To many, the move signifies the end of the Sam Walton era. Sam Walton strongly believed in the value of the Saturday morning meetings as a time to communicate, plan strategy and gain a competitive advantage.

Wal-Mart on its Web site describes the meetings as "the pulse of our culture."

The meetings are part entertainment and part hard-core business, according to a description found on the Wal-Mart Web site. The meetings are as famous for their celebrity cameos and Wal-Mart cheer as they are for hatching and implementing new ideas while competitors lined up the first tee on the golf course... "I believe if you want to understand Wal-Mart, the Saturday morning meeting is the culture personified," said Michael Bergdahl, international speaker and author on Wal-Mart culture, said Monday in a phone interview. "It's really larger than life. The Saturday morning meeting equals competitive advantage."

While most corporations meet quarterly, Wal-Mart devoted 52 Saturdays per year to critique the business, debate management philosophy and strategy, correct weaknesses and share ideas.

"Sam Walton used to say, 'What makes us different is what makes us great,' and I think that's what the Saturday morning meeting was all about," said Bergdahl, who worked under Sam Walton as director of people. "It fundamentally changes the culture and makes them more like everybody else."

As the retail playing field levels, some speculated the meetings may no longer serve their purpose.

Patricia Edwards, portfolio manager with Seattle-based Wentworth, Hauser and Violich, said the time managers spend at the meeting could be used more effectively and profitably outside the meetings, working with suppliers or in the stores.

But it also may indicate a new kinder, gentler Wal-Mart that cares about the quality of life for its employees. Saturday morning meetings are viewed as less than family friendly and maybe a bit too demanding to managers that already work long weeks.

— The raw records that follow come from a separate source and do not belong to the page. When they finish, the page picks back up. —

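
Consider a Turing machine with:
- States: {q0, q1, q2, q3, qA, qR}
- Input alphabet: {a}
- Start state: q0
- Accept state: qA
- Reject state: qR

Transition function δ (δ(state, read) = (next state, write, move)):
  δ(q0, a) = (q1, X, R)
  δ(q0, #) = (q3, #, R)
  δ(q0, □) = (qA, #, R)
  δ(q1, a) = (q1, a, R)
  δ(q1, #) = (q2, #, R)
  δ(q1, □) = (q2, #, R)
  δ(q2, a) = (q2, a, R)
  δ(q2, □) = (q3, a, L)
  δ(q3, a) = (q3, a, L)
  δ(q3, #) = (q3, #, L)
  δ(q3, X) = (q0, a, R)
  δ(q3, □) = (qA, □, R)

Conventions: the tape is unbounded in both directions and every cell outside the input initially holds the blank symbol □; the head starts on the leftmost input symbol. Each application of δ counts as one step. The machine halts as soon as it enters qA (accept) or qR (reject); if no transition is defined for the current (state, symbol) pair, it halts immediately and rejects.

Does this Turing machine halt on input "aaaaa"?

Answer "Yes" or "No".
Trace (configuration after each step, as tape_left[state]tape_right with head position):
Step 0: [q0]aaaaa (head at position 0)
Step 1: X[q1]aaaa (head 1)
Step 2: Xa[q1]aaa (head 2)
Step 3: Xaa[q1]aa (head 3)
Step 4: Xaaa[q1]a (head 4)
Step 5: Xaaaa[q1]□ (head 5)
Step 6: Xaaaa#[q2]□ (head 6)
Step 7: Xaaaa[q3]#a (head 5)
Step 8: Xaaa[q3]a#a (head 4)
Step 9: Xaa[q3]aa#a (head 3)
Step 10: Xa[q3]aaa#a (head 2)
Step 11: X[q3]aaaa#a (head 1)
Step 12: [q3]Xaaaa#a (head 0)
Step 13: a[q0]aaaa#a (head 1)
Step 14: aX[q1]aaa#a (head 2)
Step 15: aXa[q1]aa#a (head 3)
Step 16: aXaa[q1]a#a (head 4)
Step 17: aXaaa[q1]#a (head 5)
Step 18: aXaaa#[q2]a (head 6)
Step 19: aXaaa#a[q2]□ (head 7)
Step 20: aXaaa#[q3]aa (head 6)
Step 21: aXaaa[q3]#aa (head 5)
Step 22: aXaa[q3]a#aa (head 4)
Step 23: aXa[q3]aa#aa (head 3)
Step 24: aX[q3]aaa#aa (head 2)
Step 25: a[q3]Xaaa#aa (head 1)
Step 26: aa[q0]aaa#aa (head 2)
Step 27: aaX[q1]aa#aa (head 3)
Step 28: aaXa[q1]a#aa (head 4)
Step 29: aaXaa[q1]#aa (head 5)
Step 30: aaXaa#[q2]aa (head 6)
Step 31: aaXaa#a[q2]a (head 7)
Step 32: aaXaa#aa[q2]□ (head 8)
Step 33: aaXaa#a[q3]aa (head 7)
Step 34: aaXaa#[q3]aaa (head 6)
Step 35: aaXaa[q3]#aaa (head 5)
Step 36: aaXa[q3]a#aaa (head 4)
Step 37: aaX[q3]aa#aaa (head 3)
Step 38: aa[q3]Xaa#aaa (head 2)
Step 39: aaa[q0]aa#aaa (head 3)
Step 40: aaaX[q1]a#aaa (head 4)
Step 41: aaaXa[q1]#aaa (head 5)
Step 42: aaaXa#[q2]aaa (head 6)
Step 43: aaaXa#a[q2]aa (head 7)
Step 44: aaaXa#aa[q2]a (head 8)
Step 45: aaaXa#aaa[q2]□ (head 9)
Step 46: aaaXa#aa[q3]aa (head 8)
Step 47: aaaXa#a[q3]aaa (head 7)
Step 48: aaaXa#[q3]aaaa (head 6)
Step 49: aaaXa[q3]#aaaa (head 5)
Step 50: aaaX[q3]a#aaaa (head 4)
Step 51: aaa[q3]Xa#aaaa (head 3)
Step 52: aaaa[q0]a#aaaa (head 4)
Step 53: aaaaX[q1]#aaaa (head 5)
Step 54: aaaaX#[q2]aaaa (head 6)
Step 55: aaaaX#a[q2]aaa (head 7)
Step 56: aaaaX#aa[q2]aa (head 8)
Step 57: aaaaX#aaa[q2]a (head 9)
Step 58: aaaaX#aaaa[q2]□ (head 10)
Step 59: aaaaX#aaa[q3]aa (head 9)
Step 60: aaaaX#aa[q3]aaa (head 8)
Step 61: aaaaX#a[q3]aaaa (head 7)
Step 62: aaaaX#[q3]aaaaa (head 6)
Step 63: aaaaX[q3]#aaaaa (head 5)
Step 64: aaaa[q3]X#aaaaa (head 4)
Step 65: aaaaa[q0]#aaaaa (head 5)
Step 66: aaaaa#[q3]aaaaa (head 6)
Step 67: aaaaa[q3]#aaaaa (head 5)
Step 68: aaaa[q3]a#aaaaa (head 4)
Step 69: aaa[q3]aa#aaaaa (head 3)
Step 70: aa[q3]aaa#aaaaa (head 2)
Step 71: a[q3]aaaa#aaaaa (head 1)
Step 72: [q3]aaaaa#aaaaa (head 0)
Step 73: [q3]□aaaaa#aaaaa (head -1)
Step 74: □[qA]aaaaa#aaaaa (head 0)
The machine is in qA, so it halts and accepts.
It halts after 74 steps.

Final answer: Yes - halts after 74 steps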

"I think the regular meetings may not be viewed as essential to accomplishing what Wal-Mart wants to accomplish," said Kurt Barnard, president of Barnard Consulting Group in Nutley, N.J. "You have to remember one thing -- Wal-Mart today is a very different company from what it was when Sam Walton started and ran it, and so perhaps Wal-Mart needs a different approach. Clearly the needs of a company such as Wal-Mart today are vastly different when compared with the kind of company that Wal-Mart was 40 years ago."

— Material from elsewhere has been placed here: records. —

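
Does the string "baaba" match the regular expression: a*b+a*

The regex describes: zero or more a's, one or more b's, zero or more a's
No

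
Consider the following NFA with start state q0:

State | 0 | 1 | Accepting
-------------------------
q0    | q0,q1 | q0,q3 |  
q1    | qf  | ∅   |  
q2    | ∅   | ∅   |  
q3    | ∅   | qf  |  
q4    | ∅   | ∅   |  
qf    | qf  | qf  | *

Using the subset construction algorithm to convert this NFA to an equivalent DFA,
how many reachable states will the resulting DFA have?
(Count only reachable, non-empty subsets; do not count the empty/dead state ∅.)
Start subset: {q0}
{q0}: on 0 → {q0, q1}, on 1 → {q0, q3}
{q0, q1}: on 0 → {q0, q1, qf}, on 1 → {q0, q3}
{q0, q3}: on 0 → {q0, q1}, on 1 → {q0, q3, qf}
{q0, q1, qf}: on 0 → {q0, q1, qf}, on 1 → {q0, q3, qf}
{q0, q3, qf}: on 0 → {q0, q1, qf}, on 1 → {q0, q3, qf}
Reachable non-empty subsets: {q0}, {q0, q1}, {q0, q3}, {q0, q1, qf}, {q0, q3, qf} — 5 in total.

Final answer: 5 states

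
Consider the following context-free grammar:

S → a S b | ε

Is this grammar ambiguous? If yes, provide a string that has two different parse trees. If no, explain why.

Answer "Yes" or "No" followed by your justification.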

In recent years, the cultural changes of the world's largest retailer have become increasingly obvious, and haven't come without scrutiny.

Wal-Mart has eliminated layaway and customer service call centers for Web purchases, reduced fabric departments, and made a poorly-received attempt to offer upscale apparel, which alienated its core lower-income shopper.

The end of Saturday morning meetings was viewed by many as the end of Wal-Mart culture the Sam Walton way. But not to Don Soderquist, a former Wal-Mart executive.

"We shouldn't make that big of a deal of it," Soderquist said Monday. "If Wal-Mart thinks it's the appropriate thing to do then that's what they're going to do."

Sources speculated what the company's motivations might have been for the sudden end to Saturday morning meetings, but were openly troubled that whatever the reason, it signifies a new era for Wal-Mart.

"I think the Sam Walton recipe for that culture is something nobody should mess with, and (Lee Scott, chief executive officer) messed with it, and it's done and changed forever," Bergdahl said.